Деникин не без оснований полагал, что Врангель копает под него. Поэтому он поспешил не только отвергнуть врангелевский план, но и сместить барона с поста командующего Добровольческой армией, причем сделал это под благовидным предлогом, не отправляя Петра Николаевича в отставку. Из-за больших потерь Добровольческой армии вполне рациональным было свести ее в Добровольческий корпус, что и было сделано. Объективно оценивая предложенный Врангелем план отхода в Крым, следует признать, что у него были как сильные, так и слабые стороны. Если бы он осуществился, можно предположить, что в Крыму оказался бы не только корпус Слащева, но и Добровольческий корпус, и большая часть войск, находившихся на Правобережье Днепра и подчинявшихся генерал-лейтенанту H. H. Шиллингу как командующему Новороссией. Но для этого войскам Шиллинга надо было не отступать на Одессу, а, переправившись через Днепр, идти в Крым сухим путем. Одесса же оказалась для белых ловушкой — там не было достаточного количества угля для эвакуации войск в Крым на пароходах. Получить же топливо из Румынии оказалось невозможно: тамошнее правительство настороженно относилось к Деникину, так как рассчитывало сохранить за собой Бессарабию. В результате белые войска из Одессы были вынуждены отойти в Румынию, где подверглись интернированию (были помещены в лагеря). Отряд Н. Э. Бредова из района Киева ушел в Польшу, где также был интернирован. Очень многие попали в советский плен. Лишь горстка войск во главе с Шиллингом морем добралась до Крыма.

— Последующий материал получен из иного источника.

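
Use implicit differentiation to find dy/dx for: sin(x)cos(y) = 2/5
Apply d/dx to both sides, remembering that y depends on x. Each occurrence of y therefore brings in a y' = dy/dx via the chain rule.

With F(x, y) equal to the left-hand side minus the right, differentiate F term by term:
  d/dx[sin(x)·cos(y)] = -y'·sin(x)·sin(y) + cos(x)·cos(y)
  d/dx[-2/5] = 0
Adding these up, d/dx[F] = 0 becomes
  (cos(x)·cos(y)) + (-sin(x)·sin(y))·y' = 0,
so isolating y',
  dy/dx = -(cos(x)·cos(y))/(-sin(x)·sin(y)) = 1/(tan(x)·tan(y))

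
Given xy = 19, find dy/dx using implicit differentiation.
Differentiate the relation implicitly: treat y = y(x) and apply the chain rule, so every y-derivative picks up a y' = dy/dx factor.

With everything moved to the left-hand side, differentiate term by term:
  d/dx[xy] = x·y' + y
  d/dx[-19] = 0

Separating the contributions that come from x directly and those that come through y:
  without y':      y
  multiplying y':  x

so (y) + (x)·y' = 0, and therefore
  dy/dx = -(y)/(x) = -y/x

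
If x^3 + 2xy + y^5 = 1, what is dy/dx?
Apply d/dx to both sides, remembering that y depends on x. Each occurrence of y therefore brings in a y' = dy/dx via the chain rule.

With F(x, y) equal to the left-hand side minus the right, differentiate F term by term:
  d/dx[x^3] = 3x^2
  d/dx[2xy] = 2x·y' + 2y
  d/dx[y^5] = 5y^4·y'
  d/dx[-1] = 0
Adding these up, d/dx[F] = 0 becomes
  (3x^2 + 2y) + (2x + 5y^4)·y' = 0,
so isolating y',
  dy/dx = -(3x^2 + 2y)/(2x + 5y^4) = (-3x^2 - 2y)/(2x + 5y^4)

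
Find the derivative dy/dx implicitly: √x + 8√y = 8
Differentiate the relation implicitly: treat y = y(x) and apply the chain rule, so every y-derivative picks up a y' = dy/dx factor.

With everything moved to the left-hand side, differentiate term by term:
  d/dx[√(x)] = 1/(2√(x))
  d/dx[8√(y)] = 4·y'/√(y)
  d/dx[-8] = 0

Separating the contributions that come from x directly and those that come through y:
  without y':      1/(2√(x))
  multiplying y':  4/√(y)

so (1/(2√(x))) + (4/√(y))·y' = 0, and therefore
  dy/dx = -(1/(2√(x)))/(4/√(y)) = -√(y)/(8√(x))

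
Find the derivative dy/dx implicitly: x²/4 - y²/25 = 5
Apply d/dx to both sides, remembering that y depends on x. Each occurrence of y therefore brings in a y' = dy/dx via the chain rule.

With F(x, y) equal to the left-hand side minus the right, differentiate F term by term:
  d/dx[x^2/4] = x/2
  d/dx[-y^2/25] = -2y·y'/25
  d/dx[-5] = 0
Adding these up, d/dx[F] = 0 becomes
  (x/2) + (-2y/25)·y' = 0,
so isolating y',
  dy/dx = -(x/2)/(-2y/25) = 25x/(4y)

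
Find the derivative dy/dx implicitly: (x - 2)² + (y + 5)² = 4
Differentiate both sides with respect to x, treating y as y(x). By the chain rule, any term containing y contributes a factor of y' = dy/dx when we differentiate it.

Move every term to one side and write the relation as F(x, y) = 0. Term by term,
  d/dx[(x - 2)^2] = 2x - 4
  d/dx[(y + 5)^2] = 2·y'(y + 5)
  d/dx[-4] = 0

The pieces without y' make up ∂F/∂x and the coefficient of y' is ∂F/∂y:
  ∂F/∂x = 2x - 4,
  ∂F/∂y = 2y + 10.

Since d/dx[F] = ∂F/∂x + (∂F/∂y)·y' = 0, solve for y':
  (∂F/∂y)·y' = -∂F/∂x
  dy/dx = -(∂F/∂x)/(∂F/∂y) = -(2x - 4)/(2y + 10) = (2 - x)/(y + 5)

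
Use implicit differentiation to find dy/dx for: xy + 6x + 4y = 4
Differentiate both sides with respect to x, treating y as y(x). By the chain rule, any term containing y contributes a factor of y' = dy/dx when we differentiate it.

Move every term to one side and write the relation as F(x, y) = 0. Term by term,
  d/dx[xy] = x·y' + y
  d/dx[6x] = 6
  d/dx[4y] = 4·y'
  d/dx[-4] = 0

The pieces without y' make up ∂F/∂x and the coefficient of y' is ∂F/∂y:
  ∂F/∂x = y + 6,
  ∂F/∂y = x + 4.

Since d/dx[F] = ∂F/∂x + (∂F/∂y)·y' = 0, solve for y':
  (∂F/∂y)·y' = -∂F/∂x
  dy/dx = -(∂F/∂x)/(∂F/∂y) = -(y + 6)/(x + 4) = (-y - 6)/(x + 4)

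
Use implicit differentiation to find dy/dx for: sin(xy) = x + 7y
Differentiate both sides with respect to x, treating y as y(x). By the chain rule, any term containing y contributes a factor of y' = dy/dx when we differentiate it.

Move every term to one side and write the relation as F(x, y) = 0. Term by term,
  d/dx[-x] = -1
  d/dx[-7y] = -7·y'
  d/dx[sin(xy)] = (x·y' + y)·cos(xy)

The pieces without y' make up ∂F/∂x and the coefficient of y' is ∂F/∂y:
  ∂F/∂x = y·cos(xy) - 1,
  ∂F/∂y = x·cos(xy) - 7.

Since d/dx[F] = ∂F/∂x + (∂F/∂y)·y' = 0, solve for y':
  (∂F/∂y)·y' = -∂F/∂x
  dy/dx = -(∂F/∂x)/(∂F/∂y) = -(y·cos(xy) - 1)/(x·cos(xy) - 7) = (-y·cos(xy) + 1)/(x·cos(xy) - 7)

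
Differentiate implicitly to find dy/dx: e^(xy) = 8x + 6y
Differentiate both sides with respect to x, treating y as y(x). By the chain rule, any term containing y contributes a factor of y' = dy/dx when we differentiate it.

Move every term to one side and write the relation as F(x, y) = 0. Term by term,
  d/dx[-8x] = -8
  d/dx[-6y] = -6·y'
  d/dx[e^(xy)] = (x·y' + y)·e^(xy)

The pieces without y' make up ∂F/∂x and the coefficient of y' is ∂F/∂y:
  ∂F/∂x = y·e^(xy) - 8,
  ∂F/∂y = x·e^(xy) - 6.

Since d/dx[F] = ∂F/∂x + (∂F/∂y)·y' = 0, solve for y':
  (∂F/∂y)·y' = -∂F/∂x
  dy/dx = -(∂F/∂x)/(∂F/∂y) = -(y·e^(xy) - 8)/(x·e^(xy) - 6) = (-y·e^(xy) + 8)/(x·e^(xy) - 6)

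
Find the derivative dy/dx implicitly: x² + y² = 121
Differentiate both sides with respect to x, treating y as y(x). By the chain rule, any term containing y contributes a factor of y' = dy/dx when we differentiate it.

Move every term to one side and write the relation as F(x, y) = 0. Term by term,
  d/dx[x^2] = 2x
  d/dx[y^2] = 2y·y'
  d/dx[-121] = 0

The pieces without y' make up ∂F/∂x and the coefficient of y' is ∂F/∂y:
  ∂F/∂x = 2x,
  ∂F/∂y = 2y.

Since d/dx[F] = ∂F/∂x + (∂F/∂y)·y' = 0, solve for y':
  (∂F/∂y)·y' = -∂F/∂x
  dy/dx = -(∂F/∂x)/(∂F/∂y) = -(2x)/(2y) = -x/y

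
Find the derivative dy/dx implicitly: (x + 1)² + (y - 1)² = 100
Take d/dx of both sides. Since y is implicitly a function of x, the chain rule attaches a y' = dy/dx factor whenever we differentiate through y.

Set F(x, y) = (left side) − (right side), so the curve is F = 0. Differentiating each term of F:
  d/dx[(x + 1)^2] = 2x + 2
  d/dx[(y - 1)^2] = 2·y'(y - 1)
  d/dx[-100] = 0

Collecting, the y'-free part is the partial derivative in x and the y' coefficient is the partial derivative in y:
  ∂F/∂x = 2x + 2
  ∂F/∂y = 2y - 2

so d/dx[F(x, y(x))] = ∂F/∂x + (∂F/∂y)·y' = 0. Rearranging,
  dy/dx = -(∂F/∂x)/(∂F/∂y) = -(2x + 2)/(2y - 2) = (-x - 1)/(y - 1)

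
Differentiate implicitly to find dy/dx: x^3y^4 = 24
Differentiate both sides with respect to x, treating y as y(x). By the chain rule, any term containing y contributes a factor of y' = dy/dx when we differentiate it.

Move every term to one side and write the relation as F(x, y) = 0. Term by term,
  d/dx[x^3y^4] = 4x^3y^3·y' + 3x^2y^4
  d/dx[-24] = 0

The pieces without y' make up ∂F/∂x and the coefficient of y' is ∂F/∂y:
  ∂F/∂x = 3x^2y^4,
  ∂F/∂y = 4x^3y^3.

Since d/dx[F] = ∂F/∂x + (∂F/∂y)·y' = 0, solve for y':
  (∂F/∂y)·y' = -∂F/∂x
  dy/dx = -(∂F/∂x)/(∂F/∂y) = -(3x^2y^4)/(4x^3y^3) = -3y/(4x)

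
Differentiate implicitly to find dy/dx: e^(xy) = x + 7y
Take d/dx of both sides. Since y is implicitly a function of x, the chain rule attaches a y' = dy/dx factor whenever we differentiate through y.

Set F(x, y) = (left side) − (right side), so the curve is F = 0. Differentiating each term of F:
  d/dx[-x] = -1
  d/dx[-7y] = -7·y'
  d/dx[e^(xy)] = (x·y' + y)·e^(xy)

Collecting, the y'-free part is the partial derivative in x and the y' coefficient is the partial derivative in y:
  ∂F/∂x = y·e^(xy) - 1
  ∂F/∂y = x·e^(xy) - 7

so d/dx[F(x, y(x))] = ∂F/∂x + (∂F/∂y)·y' = 0. Rearranging,
  dy/dx = -(∂F/∂x)/(∂F/∂y) = -(y·e^(xy) - 1)/(x·e^(xy) - 7) = (-y·e^(xy) + 1)/(x·e^(xy) - 7)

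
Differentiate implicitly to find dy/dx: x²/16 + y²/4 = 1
Differentiate the relation implicitly: treat y = y(x) and apply the chain rule, so every y-derivative picks up a y' = dy/dx factor.

With everything moved to the left-hand side, differentiate term by term:
  d/dx[x^2/16] = x/8
  d/dx[y^2/4] = y·y'/2
  d/dx[-1] = 0

Separating the contributions that come from x directly and those that come through y:
  without y':      x/8
  multiplying y':  y/2

so (x/8) + (y/2)·y' = 0, and therefore
  dy/dx = -(x/8)/(y/2) = -x/(4y)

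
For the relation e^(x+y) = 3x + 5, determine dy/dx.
Differentiate the relation implicitly: treat y = y(x) and apply the chain rule, so every y-derivative picks up a y' = dy/dx factor.

With everything moved to the left-hand side, differentiate term by term:
  d/dx[-3x] = -3
  d/dx[e^(x + y)] = (y' + 1)·e^(x + y)
  d/dx[-5] = 0

Separating the contributions that come from x directly and those that come through y:
  without y':      e^(x + y) - 3
  multiplying y':  e^(x + y)

so (e^(x + y) - 3) + (e^(x + y))·y' = 0, and therefore
  dy/dx = -(e^(x + y) - 3)/(e^(x + y)) = 3e^(-x - y) - 1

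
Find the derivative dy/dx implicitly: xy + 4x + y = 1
Apply d/dx to both sides, remembering that y depends on x. Each occurrence of y therefore brings in a y' = dy/dx via the chain rule.

With F(x, y) equal to the left-hand side minus the right, differentiate F term by term:
  d/dx[xy] = x·y' + y
  d/dx[4x] = 4
  d/dx[y] = y'
  d/dx[-1] = 0
Adding these up, d/dx[F] = 0 becomes
  (y + 4) + (x + 1)·y' = 0,
so isolating y',
  dy/dx = -(y + 4)/(x + 1) = (-y - 4)/(x + 1)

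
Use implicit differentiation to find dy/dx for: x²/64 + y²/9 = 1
Differentiate the relation implicitly: treat y = y(x) and apply the chain rule, so every y-derivative picks up a y' = dy/dx factor.

With everything moved to the left-hand side, differentiate term by term:
  d/dx[x^2/64] = x/32
  d/dx[y^2/9] = 2y·y'/9
  d/dx[-1] = 0

Separating the contributions that come from x directly and those that come through y:
  without y':      x/32
  multiplying y':  2y/9

so (x/32) + (2y/9)·y' = 0, and therefore
  dy/dx = -(x/32)/(2y/9) = -9x/(64y)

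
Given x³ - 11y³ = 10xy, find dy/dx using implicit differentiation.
Differentiate the relation implicitly: treat y = y(x) and apply the chain rule, so every y-derivative picks up a y' = dy/dx factor.

With everything moved to the left-hand side, differentiate term by term:
  d/dx[x^3] = 3x^2
  d/dx[-10xy] = -10x·y' - 10y
  d/dx[-11y^3] = -33y^2·y'

Separating the contributions that come from x directly and those that come through y:
  without y':      3x^2 - 10y
  multiplying y':  -10x - 33y^2

so (3x^2 - 10y) + (-10x - 33y^2)·y' = 0, and therefore
  dy/dx = -(3x^2 - 10y)/(-10x - 33y^2) = (3x^2 - 10y)/(10x + 33y^2)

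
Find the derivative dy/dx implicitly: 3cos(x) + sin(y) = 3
Differentiate both sides with respect to x, treating y as y(x). By the chain rule, any term containing y contributes a factor of y' = dy/dx when we differentiate it.

Move every term to one side and write the relation as F(x, y) = 0. Term by term,
  d/dx[sin(y)] = y'·cos(y)
  d/dx[3cos(x)] = -3sin(x)
  d/dx[-3] = 0

The pieces without y' make up ∂F/∂x and the coefficient of y' is ∂F/∂y:
  ∂F/∂x = -3sin(x),
  ∂F/∂y = cos(y).

Since d/dx[F] = ∂F/∂x + (∂F/∂y)·y' = 0, solve for y':
  (∂F/∂y)·y' = -∂F/∂x
  dy/dx = -(∂F/∂x)/(∂F/∂y) = -(-3sin(x))/(cos(y)) = 3sin(x)/cos(y)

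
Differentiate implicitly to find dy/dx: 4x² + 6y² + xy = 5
Apply d/dx to both sides, remembering that y depends on x. Each occurrence of y therefore brings in a y' = dy/dx via the chain rule.

With F(x, y) equal to the left-hand side minus the right, differentiate F term by term:
  d/dx[4x^2] = 8x
  d/dx[xy] = x·y' + y
  d/dx[6y^2] = 12y·y'
  d/dx[-5] = 0
Adding these up, d/dx[F] = 0 becomes
  (8x + y) + (x + 12y)·y' = 0,
so isolating y',
  dy/dx = -(8x + y)/(x + 12y) = (-8x - y)/(x + 12y)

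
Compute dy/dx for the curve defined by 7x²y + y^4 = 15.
Differentiate the relation implicitly: treat y = y(x) and apply the chain rule, so every y-derivative picks up a y' = dy/dx factor.

With everything moved to the left-hand side, differentiate term by term:
  d/dx[7x^2y] = 7x^2·y' + 14xy
  d/dx[y^4] = 4y^3·y'
  d/dx[-15] = 0

Separating the contributions that come from x directly and those that come through y:
  without y':      14xy
  multiplying y':  7x^2 + 4y^3

so (14xy) + (7x^2 + 4y^3)·y' = 0, and therefore
  dy/dx = -(14xy)/(7x^2 + 4y^3) = -14xy/(7x^2 + 4y^3)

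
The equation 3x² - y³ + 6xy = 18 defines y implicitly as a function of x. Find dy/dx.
Apply d/dx to both sides, remembering that y depends on x. Each occurrence of y therefore brings in a y' = dy/dx via the chain rule.

With F(x, y) equal to the left-hand side minus the right, differentiate F term by term:
  d/dx[3x^2] = 6x
  d/dx[6xy] = 6x·y' + 6y
  d/dx[-y^3] = -3y^2·y'
  d/dx[-18] = 0
Adding these up, d/dx[F] = 0 becomes
  (6x + 6y) + (6x - 3y^2)·y' = 0,
so isolating y',
  dy/dx = -(6x + 6y)/(6x - 3y^2) = 2(-x - y)/(2x - y^2)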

Добровольческий корпус, в случае принятия врангелевского плана, также имел шанс уйти в Крым в значительно более полном составе, не ослабленный боями на Маныче и Дону и отступлением на Кубани. Как отмечает биограф А. П. Кутепова М. Критский, «Добровольческий корпус мог бы сохранить всю свою артиллерию, коней и обозы, если бы начал свой отход от Харькова прямо на Крым, как предлагал Деникину генерал Врангель, но тогда казаки обвинили бы добровольцев, что они покинули их в самую грозную минуту».
Сказать же определенно, какая именно судьба постигла бы в этом случае донских и кубанских казаков, не представляется возможным. Им пришлось бы отступать в родные края без поддержки добровольческих частей. Можно допустить, что им не удалось бы сдержать красных у Батайска и донцы безостановочно отступали бы до самого Новороссийска. Но, вероятно, эвакуироваться тогда удалось бы, по крайней мере, не меньшему количеству казаков, чем в марте 1920 года, — хотя бы потому, что не было бы конкуренции с Добровольческим корпусом за суда. А может быть, удалось бы эвакуировать и больше казаков, если бы об этом позаботились заранее. Вероятно, Врангель на это и рассчитывал, если бы ему удалось стать главнокомандующим еще в декабре 1919 года: организовал бы отход Донской и Кубанской армий на Новороссийск с последующей их эвакуацией, и заранее позаботился бы о достаточном числе судов и об организованной погрузке на них. Тогда можно было попытаться также вывезти часть артиллерии и лошадей. Не исключено, что Петр Николаевич надеялся, что под влиянием его рапорта, где положение рисовалось самыми мрачными красками, Деникин добровольно уйдет в отставку и передаст ему командование Вооруженными силами Юга России. А вот если бы врангелевский план осуществлял Деникин, то, вероятно, эвакуация была бы столь же провальной, как и оказалась в действительности. Антон Иванович был боевым генералом, но организовывать тыл фатально не умел. Но и тогда часть казаков наверняка добралась бы до Крыма.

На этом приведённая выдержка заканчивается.